Imagine if the sort of lonely apocalypse that usually gets to happen to outgoing men of action instead fell upon an introspective, intellectual woman.
I Am Legend staring Marguerite Duras instead of Will Smith. Set in the Alps instead of NYC, where it's not the absence of others that haunts so much as the timeless indifference of nature.
The film's real agenda is twofold, a kind of immersion in the practical mundane everyday mechanics of survival -- wood gathering, subsistence farming, animal husbandry -- and the charting of the nameless protagonist's interior journey toward the gradual acceptance of her condition and place in a world that's been forever altered for reasons beyond her control or comprehension.
It's a compendium of classic existentialist obsessions, with the meaninglessness and ultimate (in this case literal) loneliness/aloneness, the contemplation of suicide, with one's thrown-ness into being (and into her mysterious present situation), with the active choice of living in spite of this, of ennobling oneself through work. It's very much a matter of: "She can't go on, she'll go on." You could do a lot worse than screening this film for your students on the first day of "Intro to Existentialism."
An aura of technological breakdown and nuclear dread* hangs over
The Wall. The novel/film seems influenced by Kafka, Beckett, Bergman,
Robinson Crusoe and possibly even
Earth Abides and
The Twilight Zone. And it anticipates later work like
The Sacrifice,
The Turin Horse,
Cube,
The Concrete Island,
Doomsday Preppers and especially
Under the Dome. You might even say this is the minimalist forerunner of Stephen King's maximalist novel/miniseries.

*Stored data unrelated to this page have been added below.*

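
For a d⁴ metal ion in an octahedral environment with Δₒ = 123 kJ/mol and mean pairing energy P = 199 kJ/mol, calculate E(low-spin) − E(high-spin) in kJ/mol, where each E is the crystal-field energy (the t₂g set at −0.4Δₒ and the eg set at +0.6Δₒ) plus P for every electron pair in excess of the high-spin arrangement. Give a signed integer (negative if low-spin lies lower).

High-spin d⁴ fills as t₂g³ eg¹ with CFSE 3(−0.4) + 1(+0.6) = -0.6Δₒ = -74 kJ/mol.
For low-spin the configuration is t₂g⁴ eg⁰: orbital energy -1.6 × 123 = -197 kJ/mol, and 1 additional pair relative to high-spin adds 199 kJ/mol, giving 2 kJ/mol.
Thus E(LS) − E(HS) = 76 kJ/mol.

76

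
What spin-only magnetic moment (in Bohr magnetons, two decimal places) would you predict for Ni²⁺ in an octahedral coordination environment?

Ni is in group 10, so Ni²⁺ is d⁸ (10 − 2 = 8).
For octahedral d⁸ the high- and low-spin configurations coincide.
Configuration: t₂g⁶ eg² → 2 unpaired electrons.
μ(spin-only) = √[2(2+2)] = √8 ≈ 2.83 Bohr magnetons.

2.83 Bohr magnetons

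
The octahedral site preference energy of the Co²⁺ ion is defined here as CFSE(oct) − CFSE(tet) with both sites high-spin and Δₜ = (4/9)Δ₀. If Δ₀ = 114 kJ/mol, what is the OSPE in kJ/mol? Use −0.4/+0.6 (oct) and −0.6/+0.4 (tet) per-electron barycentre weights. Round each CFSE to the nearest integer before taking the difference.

-30

Co²⁺: group 9, so d-count = 9 − 2 = 7.
Octahedral high-spin t₂g⁵ eg²: CFSE = -0.8 × 114 = -91 kJ/mol.
Tetrahedral e⁴ t₂³ gives -1.2Δₜ = -1.2 × (4/9) × 114 = -61 kJ/mol.
Subtracting, OSPE = -91 − (-61) = -30 kJ/mol.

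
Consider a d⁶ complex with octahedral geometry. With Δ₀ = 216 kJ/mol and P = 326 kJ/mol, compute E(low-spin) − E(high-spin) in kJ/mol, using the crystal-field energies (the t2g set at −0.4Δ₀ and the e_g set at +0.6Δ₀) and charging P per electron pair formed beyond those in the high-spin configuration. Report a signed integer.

220

High-spin: t2g^4 e_g^2, CFSE = -0.4Δ₀ = -86 kJ/mol.
For low-spin the configuration is t2g^6 e_g^0: orbital energy -2.4 × 216 = -518 kJ/mol, and 2 additional pairs relative to high-spin add 652 kJ/mol, giving 134 kJ/mol.
Thus E(LS) − E(HS) = 220 kJ/mol.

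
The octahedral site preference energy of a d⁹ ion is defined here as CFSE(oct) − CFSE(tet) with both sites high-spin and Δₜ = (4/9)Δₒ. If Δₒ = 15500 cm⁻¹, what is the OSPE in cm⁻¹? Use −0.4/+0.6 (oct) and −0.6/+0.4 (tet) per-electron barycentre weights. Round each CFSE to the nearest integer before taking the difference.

Octahedral high-spin t2g^6 e_g^3: CFSE = -0.6 × 15500 = -9300 cm⁻¹.
In a tetrahedral site the filling is e^4 t2^5: CFSE(tet) = -0.4Δₜ = -0.4 × (4/9)(15500) = -2756 cm⁻¹.
OSPE = -9300 − (-2756) = -6544 cm⁻¹.

-6544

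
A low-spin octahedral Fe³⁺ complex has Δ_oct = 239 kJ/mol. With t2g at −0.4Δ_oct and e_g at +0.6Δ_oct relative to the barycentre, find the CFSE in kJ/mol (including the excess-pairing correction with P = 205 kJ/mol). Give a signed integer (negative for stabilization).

Fe sits in group 8; removing 3 electrons leaves Fe³⁺ with 8 − 3 = 5 d electrons.
Configuration: t2g^5 e_g^0.
CFSE(orbital) = 5×(-0.4Δ_oct) + 0×(0.6Δ_oct) = -2.0Δ_oct; with Δ_oct = 239 kJ/mol that is -478 kJ/mol.
Pairing penalty: 2 pairs vs 0 in the high-spin reference → 2 extra × P = 410 kJ/mol.
Overall CFSE = -478 + 410 = -68 kJ/mol.

-68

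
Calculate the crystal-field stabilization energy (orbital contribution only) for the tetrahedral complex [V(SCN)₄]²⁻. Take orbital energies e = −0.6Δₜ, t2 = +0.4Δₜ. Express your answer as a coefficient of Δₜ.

Each SCN⁻ contributes -1; 4 × (-1) = -4. With overall charge -2, V is in the +2 oxidation state.
V sits in group 5; removing 2 electrons leaves V²⁺ with 5 − 2 = 3 d electrons.
Tetrahedral fields are weak (Δₜ ≈ 4/9 Δₒ), so electrons fill high-spin.
Configuration: e^2 t2^1.
CFSE = 2(-0.6Δₜ) + 1(0.4Δₜ) = -1.2Δₜ + 0.4Δₜ = -0.8Δₜ.

-0.8 Δₜ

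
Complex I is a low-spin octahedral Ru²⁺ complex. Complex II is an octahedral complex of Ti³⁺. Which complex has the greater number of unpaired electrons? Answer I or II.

II

I: Group 8 minus oxidation state +2 gives a d⁶ configuration for Ru²⁺; t₂g⁶ eg⁰ → 0 unpaired.
II: Group 4 minus oxidation state +3 gives a d¹ configuration for Ti³⁺; t2g^1 e_g^0 → 1 unpaired.
So II has more unpaired electrons.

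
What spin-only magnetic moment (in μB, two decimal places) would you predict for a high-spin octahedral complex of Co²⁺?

Co²⁺: group 9, so d-count = 9 − 2 = 7.
Configuration: t₂g⁵ eg² → 3 unpaired electrons.
μ(spin-only) = √[3(3+2)] = √15 ≈ 3.87 μB.

3.87 μB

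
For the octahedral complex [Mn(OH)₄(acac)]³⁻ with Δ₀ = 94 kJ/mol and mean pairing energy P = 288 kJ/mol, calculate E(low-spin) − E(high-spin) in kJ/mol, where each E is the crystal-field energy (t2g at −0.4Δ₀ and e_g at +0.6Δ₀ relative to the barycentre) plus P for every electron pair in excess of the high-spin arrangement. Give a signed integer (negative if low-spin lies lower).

Ligand charges: 4×(-1) from OH⁻ and 1×(-1) from acac⁻ sum to -5; with overall charge -3, Mn is +2.
Mn sits in group 7; removing 2 electrons leaves Mn²⁺ with 7 − 2 = 5 d electrons.
High-spin: t2g^3 e_g^2, CFSE = 0.0Δ₀ = 0 kJ/mol.
Low-spin t2g^5 e_g^0 gives -2.0Δ₀ = -188 kJ/mol, but forming 2 extra pairs costs 2P = 576 kJ/mol, so E(LS) = -188 + 576 = 388 kJ/mol.
The difference is 388 − (0) = 388 kJ/mol, so high-spin lies lower.

388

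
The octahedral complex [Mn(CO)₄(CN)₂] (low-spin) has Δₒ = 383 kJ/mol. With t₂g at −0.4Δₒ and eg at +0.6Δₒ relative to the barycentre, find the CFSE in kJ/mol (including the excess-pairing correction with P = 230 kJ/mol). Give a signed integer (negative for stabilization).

-306

Ligand charges: 4×(+0) from CO and 2×(-1) from CN⁻ sum to -2; with overall charge +0, Mn is +2.
Mn²⁺: group 7, so d-count = 7 − 2 = 5.
Configuration: t₂g⁵ eg⁰.
CFSE(orbital) = 5×(-0.4Δₒ) + 0×(0.6Δₒ) = -2.0Δₒ; with Δₒ = 383 kJ/mol that is -766 kJ/mol.
Pairing penalty: 2 pairs vs 0 in the high-spin reference → 2 extra × P = 460 kJ/mol.
Net CFSE = -766 + 460 = -306 kJ/mol.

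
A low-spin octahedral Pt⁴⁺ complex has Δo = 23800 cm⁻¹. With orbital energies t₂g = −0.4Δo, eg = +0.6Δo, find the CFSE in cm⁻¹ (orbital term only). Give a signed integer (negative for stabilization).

-57120

Group 10 minus oxidation state +4 gives a d⁶ configuration for Pt⁴⁺.
Configuration: t₂g⁶ eg⁰.
The orbital stabilization is -2.4Δo = -2.4 × 23800 = -57120 cm⁻¹.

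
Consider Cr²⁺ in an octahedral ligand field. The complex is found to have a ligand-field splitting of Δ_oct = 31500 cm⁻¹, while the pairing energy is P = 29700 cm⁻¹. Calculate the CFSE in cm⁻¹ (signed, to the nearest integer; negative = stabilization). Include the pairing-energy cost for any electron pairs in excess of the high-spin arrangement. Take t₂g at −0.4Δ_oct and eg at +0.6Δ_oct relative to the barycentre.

Cr is in group 6, so Cr²⁺ is d⁴ (6 − 2 = 4).
Δ_oct > P, so pairing is preferred: the ground state is low-spin.
Filling d⁴ accordingly: t₂g⁴ eg⁰.
Orbital CFSE = -1.6Δ_oct = -1.6 × 31500 = -50400 cm⁻¹.
Excess pairs vs high-spin: 1 − 0 = 1; pairing cost = +29700 cm⁻¹.
Net CFSE = -50400 + 29700 = -20700 cm⁻¹.

-20700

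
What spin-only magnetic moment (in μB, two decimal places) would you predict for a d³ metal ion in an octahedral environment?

For octahedral d³ the high- and low-spin configurations coincide.
Configuration: t₂g³ eg⁰ → 3 unpaired electrons.
μ(spin-only) = √[3(3+2)] = √15 ≈ 3.87 μB.

3.87 μB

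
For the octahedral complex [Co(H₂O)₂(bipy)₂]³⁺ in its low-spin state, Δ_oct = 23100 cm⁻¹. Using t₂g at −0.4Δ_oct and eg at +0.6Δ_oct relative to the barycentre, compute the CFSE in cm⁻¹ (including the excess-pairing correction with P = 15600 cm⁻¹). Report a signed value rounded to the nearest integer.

-24240

Ligand charges: 2×(+0) from H₂O and 2×(+0) from bipy sum to +0; with overall charge +3, Co is +3.
Co³⁺: group 9, so d-count = 9 − 3 = 6.
The d⁶ electrons fill as t₂g⁶ eg⁰.
CFSE(orbital) = 6×(-0.4Δ_oct) + 0×(0.6Δ_oct) = -2.4Δ_oct; with Δ_oct = 23100 cm⁻¹ that is -55440 cm⁻¹.
Relative to high-spin t₂g⁴ eg² (1 paired), the low-spin configuration has 2 additional pairs, contributing +2 × 15600 = +31200 cm⁻¹.
Combining: -55440 + 31200 = -24240 cm⁻¹.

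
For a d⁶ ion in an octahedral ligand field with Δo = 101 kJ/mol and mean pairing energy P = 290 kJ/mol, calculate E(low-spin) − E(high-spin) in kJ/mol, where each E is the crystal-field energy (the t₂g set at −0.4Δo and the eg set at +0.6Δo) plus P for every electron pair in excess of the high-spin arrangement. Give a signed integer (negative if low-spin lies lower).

In the high-spin limit (t₂g⁴ eg²) the orbital term is -0.4Δo = -40 kJ/mol, with no excess pairing.
For low-spin the configuration is t₂g⁶ eg⁰: orbital energy -2.4 × 101 = -242 kJ/mol, and 2 additional pairs relative to high-spin add 580 kJ/mol, giving 338 kJ/mol.
Thus E(LS) − E(HS) = 378 kJ/mol.

378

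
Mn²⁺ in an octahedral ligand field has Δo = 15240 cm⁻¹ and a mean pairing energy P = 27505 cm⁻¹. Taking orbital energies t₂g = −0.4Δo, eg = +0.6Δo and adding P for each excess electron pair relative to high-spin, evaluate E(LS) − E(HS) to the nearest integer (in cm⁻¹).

Group 7 minus oxidation state +2 gives a d⁵ configuration for Mn²⁺.
In the high-spin limit (t₂g³ eg²) the orbital term is 0.0Δo = 0 cm⁻¹, with no excess pairing.
Low-spin: t₂g⁵ eg⁰, orbital CFSE = -2.0Δo = -30480 cm⁻¹; plus 2 excess pairs × P = +55010 cm⁻¹; total 24530 cm⁻¹.
Thus E(LS) − E(HS) = 24530 cm⁻¹.

24530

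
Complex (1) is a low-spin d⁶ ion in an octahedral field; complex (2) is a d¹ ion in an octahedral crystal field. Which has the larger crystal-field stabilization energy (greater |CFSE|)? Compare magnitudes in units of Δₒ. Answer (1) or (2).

(1): t2g^6 e_g^0, CFSE = -2.4Δₒ.
(2): For octahedral d¹ the high- and low-spin configurations coincide; t₂g¹ eg⁰, CFSE = -0.4Δₒ.
So (1) has the larger |CFSE|.

(1)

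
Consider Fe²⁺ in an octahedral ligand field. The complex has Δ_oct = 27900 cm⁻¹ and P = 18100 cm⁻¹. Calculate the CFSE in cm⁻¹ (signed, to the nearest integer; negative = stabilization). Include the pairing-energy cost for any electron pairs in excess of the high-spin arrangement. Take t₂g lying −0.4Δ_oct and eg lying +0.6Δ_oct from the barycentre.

-30760

Fe²⁺: group 8, so d-count = 8 − 2 = 6.
With Δ_oct > P the complex is low-spin.
Filling d⁶ accordingly: t₂g⁶ eg⁰.
Orbital CFSE = -2.4Δ_oct = -2.4 × 27900 = -66960 cm⁻¹.
Excess pairs vs high-spin: 3 − 1 = 2; pairing cost = +36200 cm⁻¹.
Net CFSE = -66960 + 36200 = -30760 cm⁻¹.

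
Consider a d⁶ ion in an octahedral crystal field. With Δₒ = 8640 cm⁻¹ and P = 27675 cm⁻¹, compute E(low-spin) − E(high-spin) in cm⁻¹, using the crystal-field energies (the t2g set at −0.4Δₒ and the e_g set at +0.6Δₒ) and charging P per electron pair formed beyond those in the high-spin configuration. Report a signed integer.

38070

In the high-spin limit (t2g^4 e_g^2) the orbital term is -0.4Δₒ = -3456 cm⁻¹, with no excess pairing.
For low-spin the configuration is t2g^6 e_g^0: orbital energy -2.4 × 8640 = -20736 cm⁻¹, and 2 additional pairs relative to high-spin add 55350 cm⁻¹, giving 34614 cm⁻¹.
The difference is 34614 − (-3456) = 38070 cm⁻¹, so high-spin lies lower.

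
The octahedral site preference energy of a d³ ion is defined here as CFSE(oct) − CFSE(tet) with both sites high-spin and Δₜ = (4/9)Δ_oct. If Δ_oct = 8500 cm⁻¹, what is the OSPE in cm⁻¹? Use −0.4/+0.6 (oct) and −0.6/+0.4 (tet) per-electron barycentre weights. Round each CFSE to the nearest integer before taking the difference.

-7178

In an octahedral site d³ (HS) is t₂g³ eg⁰, giving CFSE(oct) = -1.2Δ_oct = -10200 cm⁻¹.
Tetrahedral: e² t₂¹, CFSE = 2(−0.6) + 1(+0.4) = -0.8Δₜ = -0.8 × (4/9) × 8500 = -3022 cm⁻¹.
OSPE = CFSE(oct) − CFSE(tet) = -10200 − (-3022) = -7178 cm⁻¹.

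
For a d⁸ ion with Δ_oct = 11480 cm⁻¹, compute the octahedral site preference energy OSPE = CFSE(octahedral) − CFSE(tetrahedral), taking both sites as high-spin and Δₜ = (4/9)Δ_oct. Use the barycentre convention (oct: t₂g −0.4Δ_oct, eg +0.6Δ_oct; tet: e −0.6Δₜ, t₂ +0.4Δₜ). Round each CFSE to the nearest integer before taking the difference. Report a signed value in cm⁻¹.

-9694

In an octahedral site d⁸ (HS) is t2g^6 e_g^2, giving CFSE(oct) = -1.2Δ_oct = -13776 cm⁻¹.
In a tetrahedral site the filling is e^4 t2^4: CFSE(tet) = -0.8Δₜ = -0.8 × (4/9)(11480) = -4082 cm⁻¹.
OSPE = -13776 − (-4082) = -9694 cm⁻¹.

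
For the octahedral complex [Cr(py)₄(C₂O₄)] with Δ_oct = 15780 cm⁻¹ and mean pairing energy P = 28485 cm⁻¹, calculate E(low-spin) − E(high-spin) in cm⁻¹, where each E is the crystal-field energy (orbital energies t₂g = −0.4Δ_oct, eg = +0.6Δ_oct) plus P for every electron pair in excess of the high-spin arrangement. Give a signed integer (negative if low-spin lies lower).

Ligand charges: 4×(+0) from py and 1×(-2) from C₂O₄²⁻ sum to -2; with overall charge +0, Cr is +2.
Group 6 minus oxidation state +2 gives a d⁴ configuration for Cr²⁺.
High-spin: t₂g³ eg¹, CFSE = -0.6Δ_oct = -9468 cm⁻¹.
For low-spin the configuration is t₂g⁴ eg⁰: orbital energy -1.6 × 15780 = -25248 cm⁻¹, and 1 additional pair relative to high-spin adds 28485 cm⁻¹, giving 3237 cm⁻¹.
E(LS) − E(HS) = 3237 − (-9468) = 12705 cm⁻¹.

12705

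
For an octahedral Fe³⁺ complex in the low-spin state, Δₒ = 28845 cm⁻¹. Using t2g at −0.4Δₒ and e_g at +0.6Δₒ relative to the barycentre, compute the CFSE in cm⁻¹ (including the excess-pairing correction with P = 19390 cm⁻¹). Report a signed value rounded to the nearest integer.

Fe³⁺: group 8, so d-count = 8 − 3 = 5.
Electron filling gives t2g^5 e_g^0.
The orbital stabilization is -2.0Δₒ = -2.0 × 28845 = -57690 cm⁻¹.
Pairing penalty: 2 pairs vs 0 in the high-spin reference → 2 extra × P = 38780 cm⁻¹.
Overall CFSE = -57690 + 38780 = -18910 cm⁻¹.

-18910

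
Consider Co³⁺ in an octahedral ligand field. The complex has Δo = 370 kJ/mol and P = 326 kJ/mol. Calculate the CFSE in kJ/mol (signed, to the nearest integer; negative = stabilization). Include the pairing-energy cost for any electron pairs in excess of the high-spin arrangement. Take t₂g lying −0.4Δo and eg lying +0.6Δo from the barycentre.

-236

Co is in group 9, so Co³⁺ is d⁶ (9 − 3 = 6).
Δo > P, so pairing is preferred: the ground state is low-spin.
Filling d⁶ accordingly: t₂g⁶ eg⁰.
Orbital CFSE = -2.4Δo = -2.4 × 370 = -888 kJ/mol.
Excess pairs vs high-spin: 3 − 1 = 2; pairing cost = +652 kJ/mol.
Net CFSE = -888 + 652 = -236 kJ/mol.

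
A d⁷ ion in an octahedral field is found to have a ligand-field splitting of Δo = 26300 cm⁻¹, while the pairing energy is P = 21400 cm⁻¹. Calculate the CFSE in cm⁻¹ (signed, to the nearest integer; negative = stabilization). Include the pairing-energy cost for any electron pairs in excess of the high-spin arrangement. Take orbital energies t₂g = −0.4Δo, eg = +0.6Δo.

Since Δo = 26300 cm⁻¹ > P = 21400 cm⁻¹, the complex adopts the low-spin configuration.
Configuration: t₂g⁶ eg¹.
Orbital CFSE = -1.8Δo = -1.8 × 26300 = -47340 cm⁻¹.
Excess pairs vs high-spin: 3 − 2 = 1; pairing cost = +21400 cm⁻¹.
Net CFSE = -47340 + 21400 = -25940 cm⁻¹.

-25940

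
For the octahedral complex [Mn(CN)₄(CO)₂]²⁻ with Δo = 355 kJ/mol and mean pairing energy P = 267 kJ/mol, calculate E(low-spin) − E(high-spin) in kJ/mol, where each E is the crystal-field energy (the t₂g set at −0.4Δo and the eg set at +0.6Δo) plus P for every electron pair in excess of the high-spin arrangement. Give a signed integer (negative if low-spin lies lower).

Ligand charges: 4×(-1) from CN⁻ and 2×(+0) from CO sum to -4; with overall charge -2, Mn is +2.
Mn sits in group 7; removing 2 electrons leaves Mn²⁺ with 7 − 2 = 5 d electrons.
High-spin: t₂g³ eg², CFSE = 0.0Δo = 0 kJ/mol.
For low-spin the configuration is t₂g⁵ eg⁰: orbital energy -2.0 × 355 = -710 kJ/mol, and 2 additional pairs relative to high-spin add 534 kJ/mol, giving -176 kJ/mol.
The difference is -176 − (0) = -176 kJ/mol, so low-spin lies lower.

-176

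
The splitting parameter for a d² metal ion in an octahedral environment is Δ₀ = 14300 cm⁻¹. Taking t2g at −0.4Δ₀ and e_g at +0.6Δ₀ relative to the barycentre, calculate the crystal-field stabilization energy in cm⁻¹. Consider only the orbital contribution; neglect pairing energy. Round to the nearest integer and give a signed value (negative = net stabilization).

For octahedral d² the high- and low-spin configurations coincide.
Electron filling gives t2g^2 e_g^0.
CFSE(orbital) = 2×(-0.4Δ₀) + 0×(0.6Δ₀) = -0.8Δ₀; with Δ₀ = 14300 cm⁻¹ that is -11440 cm⁻¹.

-11440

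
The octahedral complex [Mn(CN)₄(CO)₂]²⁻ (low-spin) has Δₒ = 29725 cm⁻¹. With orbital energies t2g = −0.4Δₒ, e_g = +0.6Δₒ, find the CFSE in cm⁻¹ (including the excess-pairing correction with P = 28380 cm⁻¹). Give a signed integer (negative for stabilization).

-2690

Ligand charges: 4×(-1) from CN⁻ and 2×(+0) from CO sum to -4; with overall charge -2, Mn is +2.
Group 7 minus oxidation state +2 gives a d⁵ configuration for Mn²⁺.
Configuration: t2g^5 e_g^0.
CFSE(orbital) = 5×(-0.4Δₒ) + 0×(0.6Δₒ) = -2.0Δₒ; with Δₒ = 29725 cm⁻¹ that is -59450 cm⁻¹.
High-spin d⁵ would be t2g^3 e_g^2 with 0 pairs; low-spin has 2, so 2 excess pairs cost +2P = +56760 cm⁻¹.
Combining: -59450 + 56760 = -2690 cm⁻¹.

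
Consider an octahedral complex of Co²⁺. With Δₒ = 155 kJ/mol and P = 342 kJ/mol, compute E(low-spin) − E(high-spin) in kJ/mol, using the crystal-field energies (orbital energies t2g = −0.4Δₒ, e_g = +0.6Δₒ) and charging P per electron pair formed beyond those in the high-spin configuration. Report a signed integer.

187

Co²⁺: group 9, so d-count = 9 − 2 = 7.
High-spin d⁷ fills as t2g^5 e_g^2 with CFSE 5(−0.4) + 2(+0.6) = -0.8Δₒ = -124 kJ/mol.
For low-spin the configuration is t2g^6 e_g^1: orbital energy -1.8 × 155 = -279 kJ/mol, and 1 additional pair relative to high-spin adds 342 kJ/mol, giving 63 kJ/mol.
E(LS) − E(HS) = 63 − (-124) = 187 kJ/mol.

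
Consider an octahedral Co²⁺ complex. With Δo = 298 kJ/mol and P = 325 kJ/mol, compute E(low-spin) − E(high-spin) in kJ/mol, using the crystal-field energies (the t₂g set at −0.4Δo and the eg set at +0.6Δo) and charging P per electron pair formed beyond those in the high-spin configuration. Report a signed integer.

Co is in group 9, so Co²⁺ is d⁷ (9 − 2 = 7).
In the high-spin limit (t₂g⁵ eg²) the orbital term is -0.8Δo = -238 kJ/mol, with no excess pairing.
For low-spin the configuration is t₂g⁶ eg¹: orbital energy -1.8 × 298 = -536 kJ/mol, and 1 additional pair relative to high-spin adds 325 kJ/mol, giving -211 kJ/mol.
The difference is -211 − (-238) = 27 kJ/mol, so high-spin lies lower.

27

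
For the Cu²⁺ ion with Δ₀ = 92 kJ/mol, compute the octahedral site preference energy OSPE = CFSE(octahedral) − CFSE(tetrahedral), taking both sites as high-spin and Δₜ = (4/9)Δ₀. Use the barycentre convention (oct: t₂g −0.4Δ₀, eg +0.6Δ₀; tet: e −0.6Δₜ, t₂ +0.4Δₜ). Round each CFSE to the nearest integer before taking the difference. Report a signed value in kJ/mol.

Cu is in group 11, so Cu²⁺ is d⁹ (11 − 2 = 9).
Octahedral high-spin t₂g⁶ eg³: CFSE = -0.6 × 92 = -55 kJ/mol.
In a tetrahedral site the filling is e⁴ t₂⁵: CFSE(tet) = -0.4Δₜ = -0.4 × (4/9)(92) = -16 kJ/mol.
OSPE = CFSE(oct) − CFSE(tet) = -55 − (-16) = -39 kJ/mol.

-39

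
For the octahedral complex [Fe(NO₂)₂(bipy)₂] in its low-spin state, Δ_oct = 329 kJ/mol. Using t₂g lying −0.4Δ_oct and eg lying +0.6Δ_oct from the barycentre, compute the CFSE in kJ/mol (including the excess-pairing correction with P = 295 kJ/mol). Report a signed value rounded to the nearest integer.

Ligand charges: 2×(-1) from NO₂⁻ and 2×(+0) from bipy sum to -2; with overall charge +0, Fe is +2.
Fe sits in group 8; removing 2 electrons leaves Fe²⁺ with 8 − 2 = 6 d electrons.
Configuration: t₂g⁶ eg⁰.
CFSE(orbital) = 6×(-0.4Δ_oct) + 0×(0.6Δ_oct) = -2.4Δ_oct; with Δ_oct = 329 kJ/mol that is -790 kJ/mol.
High-spin d⁶ would be t₂g⁴ eg² with 1 pair; low-spin has 3, so 2 excess pairs cost +2P = +590 kJ/mol.
Overall CFSE = -790 + 590 = -200 kJ/mol.

-200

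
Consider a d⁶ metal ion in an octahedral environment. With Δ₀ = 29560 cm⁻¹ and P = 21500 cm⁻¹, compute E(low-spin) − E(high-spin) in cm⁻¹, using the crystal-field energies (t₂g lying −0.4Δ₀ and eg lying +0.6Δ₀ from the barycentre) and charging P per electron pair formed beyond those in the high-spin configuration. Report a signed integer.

-16120

In the high-spin limit (t₂g⁴ eg²) the orbital term is -0.4Δ₀ = -11824 cm⁻¹, with no excess pairing.
For low-spin the configuration is t₂g⁶ eg⁰: orbital energy -2.4 × 29560 = -70944 cm⁻¹, and 2 additional pairs relative to high-spin add 43000 cm⁻¹, giving -27944 cm⁻¹.
The difference is -27944 − (-11824) = -16120 cm⁻¹, so low-spin lies lower.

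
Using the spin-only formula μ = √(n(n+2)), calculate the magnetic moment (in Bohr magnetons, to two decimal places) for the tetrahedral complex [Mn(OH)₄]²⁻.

5.92 Bohr magnetons

Each OH⁻ contributes -1; 4 × (-1) = -4. With overall charge -2, Mn is in the +2 oxidation state.
Mn²⁺: group 7, so d-count = 7 − 2 = 5.
Tetrahedral splitting is small, so the complex is high-spin.
Configuration: e^2 t2^3 → 5 unpaired electrons.
μ(spin-only) = √[5(5+2)] = √35 ≈ 5.92 Bohr magnetons.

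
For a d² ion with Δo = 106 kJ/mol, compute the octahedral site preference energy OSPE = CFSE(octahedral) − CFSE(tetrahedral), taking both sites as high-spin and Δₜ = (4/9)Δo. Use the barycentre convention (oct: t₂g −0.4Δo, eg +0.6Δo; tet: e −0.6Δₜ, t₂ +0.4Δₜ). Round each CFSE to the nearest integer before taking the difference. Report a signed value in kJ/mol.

In an octahedral site d² (HS) is t2g^2 e_g^0, giving CFSE(oct) = -0.8Δo = -85 kJ/mol.
In a tetrahedral site the filling is e^2 t2^0: CFSE(tet) = -1.2Δₜ = -1.2 × (4/9)(106) = -57 kJ/mol.
Subtracting, OSPE = -85 − (-57) = -28 kJ/mol.

-28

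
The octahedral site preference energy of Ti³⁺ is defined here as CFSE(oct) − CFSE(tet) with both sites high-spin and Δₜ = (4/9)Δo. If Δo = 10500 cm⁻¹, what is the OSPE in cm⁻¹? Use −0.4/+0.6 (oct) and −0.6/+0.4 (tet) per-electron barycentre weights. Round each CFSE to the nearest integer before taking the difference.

-1400

Ti³⁺: group 4, so d-count = 4 − 3 = 1.
Octahedral (high-spin): t2g^1 e_g^0, CFSE = 1(−0.4) + 0(+0.6) = -0.4Δo = -0.4 × 10500 = -4200 cm⁻¹.
Tetrahedral: e^1 t2^0, CFSE = 1(−0.6) + 0(+0.4) = -0.6Δₜ = -0.6 × (4/9) × 10500 = -2800 cm⁻¹.
OSPE = CFSE(oct) − CFSE(tet) = -4200 − (-2800) = -1400 cm⁻¹.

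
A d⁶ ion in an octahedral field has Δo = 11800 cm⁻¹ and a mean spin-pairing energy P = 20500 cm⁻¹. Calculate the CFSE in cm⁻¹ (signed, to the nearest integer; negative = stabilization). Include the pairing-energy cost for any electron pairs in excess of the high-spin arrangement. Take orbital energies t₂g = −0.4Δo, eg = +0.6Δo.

Since Δo = 11800 cm⁻¹ < P = 20500 cm⁻¹, the complex adopts the high-spin configuration.
Filling d⁶ accordingly: t₂g⁴ eg².
Orbital CFSE = -0.4Δo = -0.4 × 11800 = -4720 cm⁻¹.
High-spin has no excess pairs, so no pairing correction applies.

-4720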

In the end, the film relies a bit too much on voiceover, which is so deadpan Germanic that my companion remarked that it reminded her of Werner Herzog (sans the humor). It's also overlong and might have been cut down by 20-30 minutes and benefited from the ruthless economy of a director like Bresson or Haneke (who already made his apocalypse movie). But all things considered,
The Wall is still very good, certainly better than the below the radar arthouse dumping it's getting in the U.S. Definitely worth a look.
*Just what exactly happened to those other people just outside the wall? The protagonist strongly asserts that she knows they are dead. And later that the human race has failed. Yet they seem frozen, stuck in a moment as if the DVR of existence had been paused. Of course, in 1963, this would be a pretty potent metaphor for the last living moment before the bombs went off.